Elsewhere housing was an issue.
“I pay €600 a month for here,” said one elderly widow who rents her home, “but all I get a week is €260 so I don’t have a penny. I’m on the council list but all I get is, ‘Just keep your fingers crossed’.”
The storage heaters in her home are a further worry.
“Oh Jesus and Mary, the bills were coming in at €800 so I don’t turn them on - all I have is an open fire.”
Elsewhere a mother reported progress in finally getting on the housing list, but still struggles as she awaits Housing Assistance (HAP).
“They’re slow,” Kristofer sympathises.
She appeared quite despondent as she reflects on the housing prospects for younger people including her older children.
“That generation is screwed, house-wise. It’s not fair on them, what can you do?” she asks rhetorically.
“I didn’t vote the last time, I just thought what’s the bloody point,” noting she’s undecided whether to vote this time either.
“Well there’s an independent voice here,” he said.
“That’s what we need,” she said. “Get rid of that shower.”
One woman surprises us as she pops her head out a window; working from home, she’s a part of the squeezed middle.
“We have to pay for everything. Both of us are working around the clock. We get absolutely nothing.
“And we wouldn’t be on top-class wages either the pair of us. You’ll probably tell us we’re lucky to have a job.”
“It is hard out there,” Kristofer empathises.
“We just fall through the cracks,” she says noting she can’t bring herself to look at her shopping receipt anymore, she simply pays it knowing she has no other option.

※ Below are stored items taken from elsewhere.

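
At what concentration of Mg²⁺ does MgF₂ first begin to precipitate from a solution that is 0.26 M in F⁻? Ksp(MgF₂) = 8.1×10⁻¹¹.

1.2×10⁻⁹ M

Precipitation of each salt begins when its ion product equals Ksp.
MgF₂(s) ⇌ Mg²⁺(aq) + 2 F⁻(aq)
Ksp = [Mg²⁺][F⁻]^2 = [Mg²⁺](0.26)^2
[Mg²⁺] = 8.1×10⁻¹¹ / (0.26)^2 = 1.2×10⁻⁹
[Mg²⁺] = 1.2×10⁻⁹ M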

She commits to voting for Kristofer, as many here do.
Others are tuned into concerns of hyper local frequencies. One woman is irked by a communal green area, part of which is “like a swamp”.
Meanwhile a man says he’s “curious” about the planned extension for Coláiste Dun an Rí - “It’s busy there at the best of times,” he says. “I’ve looked at the plan and I didn’t see a provision for another entrance.”
Given the town’s size and major employers, the same man contends there should be more local amenities. He finds it “embarrassing” when visitors look for somewhere to eat aside from Cabra Castle - he’ll send them to Carrickmacross.
Immigration comes up three times in the canvas. Kristofer notices the topic “comes and goes” on the door in line with how much it’s in the news.
One man wondered: “Is there many more we’re going to get into the town, and the lack of facilities for everyone?”
A mother has children home from college who can’t find work for the summer.
“They got work last year, but now there’s nothing because obviously all those people coming into the country have taken all the jobs.”
An upbeat man wearing a Viet Nam baseball cap contends, “if it’s done right it’s not a problem.”
“There’s an awful lot of clever people coming into this country except we seem to restrict them: doctors, nurses, teachers, scientists mathematicians. I think there’s a lot of pluses in Ireland getting this injection.”
Kristofer counters: “You can’t bring the people in before you have the services - I don’t have a problem with immigration.”
It’s hard to escape the feeling that many of those canvassed seem weighed down, either frustrated with their own lot or dismayed by the general direction of the country.
Kristofer cites a professional couple with children with whom he’s friends: “And they are struggling. They are able to manage and get by, but at the end of the month there’s very little to go around and little to go in the bank.
“Other people might be on benefits or lower income - they’re squeezed and they’re suffering. There’s no-one exempt, that’s the way I see it, everyone is suffering.”